My body woke up at its usual time but the clocks suggested otherwise. It's now 4:11am (or 3:11am depending on my time or the clock's). Today is my youngest child's birthday. As usual, I didn't get a card in the mail to her. At least I'm consistent. I'll call later to remind her and say, "Happy Birthday."
I'm so glad I've lived long enough to reach a stage of thanksgiving for every moment... admittedly, some more pleasant than others. Looking back, I have to admit that most of the angst I experienced was self-induced. My life has actually been an easy one as compared to those of others who have had true tragedy to endure. I've been blessed with wonderful family, friends and experiences. I've met interesting people. And had just the right amount of adventure. All enough to inspire me to want to wake up each morning. If I'd had the wisdom to practice appreciation earlier in my life, I'd have had a lot less of that angst. The official Thanksgiving will be here soon but I celebrate it each day.

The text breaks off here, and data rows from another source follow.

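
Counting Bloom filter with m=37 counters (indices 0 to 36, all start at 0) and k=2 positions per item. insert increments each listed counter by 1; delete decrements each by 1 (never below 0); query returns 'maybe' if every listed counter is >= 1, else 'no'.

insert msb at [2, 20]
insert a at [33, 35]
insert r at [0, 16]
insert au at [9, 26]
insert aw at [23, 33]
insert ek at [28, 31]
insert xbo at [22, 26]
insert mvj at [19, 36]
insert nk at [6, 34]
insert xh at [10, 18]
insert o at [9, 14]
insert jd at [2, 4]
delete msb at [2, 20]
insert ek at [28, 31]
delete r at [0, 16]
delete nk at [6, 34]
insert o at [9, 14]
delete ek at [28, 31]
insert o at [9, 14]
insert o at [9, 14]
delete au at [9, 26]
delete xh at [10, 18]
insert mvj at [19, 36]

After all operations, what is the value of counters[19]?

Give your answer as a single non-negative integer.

Answer: 2

Derivation:
Step 1: insert msb at [2, 20] -> counters=[0,0,1,0,0,0,0,0,0,0,0,0,0,0,0,0,0,0,0,0,1,0,0,0,0,0,0,0,0,0,0,0,0,0,0,0,0]
Step 2: insert a at [33, 35] -> counters=[0,0,1,0,0,0,0,0,0,0,0,0,0,0,0,0,0,0,0,0,1,0,0,0,0,0,0,0,0,0,0,0,0,1,0,1,0]
Step 3: insert r at [0, 16] -> counters=[1,0,1,0,0,0,0,0,0,0,0,0,0,0,0,0,1,0,0,0,1,0,0,0,0,0,0,0,0,0,0,0,0,1,0,1,0]
Step 4: insert au at [9, 26] -> counters=[1,0,1,0,0,0,0,0,0,1,0,0,0,0,0,0,1,0,0,0,1,0,0,0,0,0,1,0,0,0,0,0,0,1,0,1,0]
Step 5: insert aw at [23, 33] -> counters=[1,0,1,0,0,0,0,0,0,1,0,0,0,0,0,0,1,0,0,0,1,0,0,1,0,0,1,0,0,0,0,0,0,2,0,1,0]
Step 6: insert ek at [28, 31] -> counters=[1,0,1,0,0,0,0,0,0,1,0,0,0,0,0,0,1,0,0,0,1,0,0,1,0,0,1,0,1,0,0,1,0,2,0,1,0]
Step 7: insert xbo at [22, 26] -> counters=[1,0,1,0,0,0,0,0,0,1,0,0,0,0,0,0,1,0,0,0,1,0,1,1,0,0,2,0,1,0,0,1,0,2,0,1,0]
Step 8: insert mvj at [19, 36] -> counters=[1,0,1,0,0,0,0,0,0,1,0,0,0,0,0,0,1,0,0,1,1,0,1,1,0,0,2,0,1,0,0,1,0,2,0,1,1]
Step 9: insert nk at [6, 34] -> counters=[1,0,1,0,0,0,1,0,0,1,0,0,0,0,0,0,1,0,0,1,1,0,1,1,0,0,2,0,1,0,0,1,0,2,1,1,1]
Step 10: insert xh at [10, 18] -> counters=[1,0,1,0,0,0,1,0,0,1,1,0,0,0,0,0,1,0,1,1,1,0,1,1,0,0,2,0,1,0,0,1,0,2,1,1,1]
Step 11: insert o at [9, 14] -> counters=[1,0,1,0,0,0,1,0,0,2,1,0,0,0,1,0,1,0,1,1,1,0,1,1,0,0,2,0,1,0,0,1,0,2,1,1,1]
Step 12: insert jd at [2, 4] -> counters=[1,0,2,0,1,0,1,0,0,2,1,0,0,0,1,0,1,0,1,1,1,0,1,1,0,0,2,0,1,0,0,1,0,2,1,1,1]
Step 13: delete msb at [2, 20] -> counters=[1,0,1,0,1,0,1,0,0,2,1,0,0,0,1,0,1,0,1,1,0,0,1,1,0,0,2,0,1,0,0,1,0,2,1,1,1]
Step 14: insert ek at [28, 31] -> counters=[1,0,1,0,1,0,1,0,0,2,1,0,0,0,1,0,1,0,1,1,0,0,1,1,0,0,2,0,2,0,0,2,0,2,1,1,1]
Step 15: delete r at [0, 16] -> counters=[0,0,1,0,1,0,1,0,0,2,1,0,0,0,1,0,0,0,1,1,0,0,1,1,0,0,2,0,2,0,0,2,0,2,1,1,1]
Step 16: delete nk at [6, 34] -> counters=[0,0,1,0,1,0,0,0,0,2,1,0,0,0,1,0,0,0,1,1,0,0,1,1,0,0,2,0,2,0,0,2,0,2,0,1,1]
Step 17: insert o at [9, 14] -> counters=[0,0,1,0,1,0,0,0,0,3,1,0,0,0,2,0,0,0,1,1,0,0,1,1,0,0,2,0,2,0,0,2,0,2,0,1,1]
Step 18: delete ek at [28, 31] -> counters=[0,0,1,0,1,0,0,0,0,3,1,0,0,0,2,0,0,0,1,1,0,0,1,1,0,0,2,0,1,0,0,1,0,2,0,1,1]
Step 19: insert o at [9, 14] -> counters=[0,0,1,0,1,0,0,0,0,4,1,0,0,0,3,0,0,0,1,1,0,0,1,1,0,0,2,0,1,0,0,1,0,2,0,1,1]
Step 20: insert o at [9, 14] -> counters=[0,0,1,0,1,0,0,0,0,5,1,0,0,0,4,0,0,0,1,1,0,0,1,1,0,0,2,0,1,0,0,1,0,2,0,1,1]
Step 21: delete au at [9, 26] -> counters=[0,0,1,0,1,0,0,0,0,4,1,0,0,0,4,0,0,0,1,1,0,0,1,1,0,0,1,0,1,0,0,1,0,2,0,1,1]
Step 22: delete xh at [10, 18] -> counters=[0,0,1,0,1,0,0,0,0,4,0,0,0,0,4,0,0,0,0,1,0,0,1,1,0,0,1,0,1,0,0,1,0,2,0,1,1]
Step 23: insert mvj at [19, 36] -> counters=[0,0,1,0,1,0,0,0,0,4,0,0,0,0,4,0,0,0,0,2,0,0,1,1,0,0,1,0,1,0,0,1,0,2,0,1,2]
Final counters=[0,0,1,0,1,0,0,0,0,4,0,0,0,0,4,0,0,0,0,2,0,0,1,1,0,0,1,0,1,0,0,1,0,2,0,1,2] -> counters[19]=2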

Every time I hear someone say, "What time is it," I automatically think, "Howdy Doody time!" (Showing my age here.) I've had a lifetime filled with Howdy Doodys and Mr. Blusters and Princesses Spring Summer Winter Fall, and Clara Bells. All my life I've had a pretty static picture of God in my mind, a result of my upbringing and the pictures in my old King James bible. But, every once in a while, I see Him differently. Right now, He looks like Buffalo Bob. I've lived my life in the Peanut Gallery!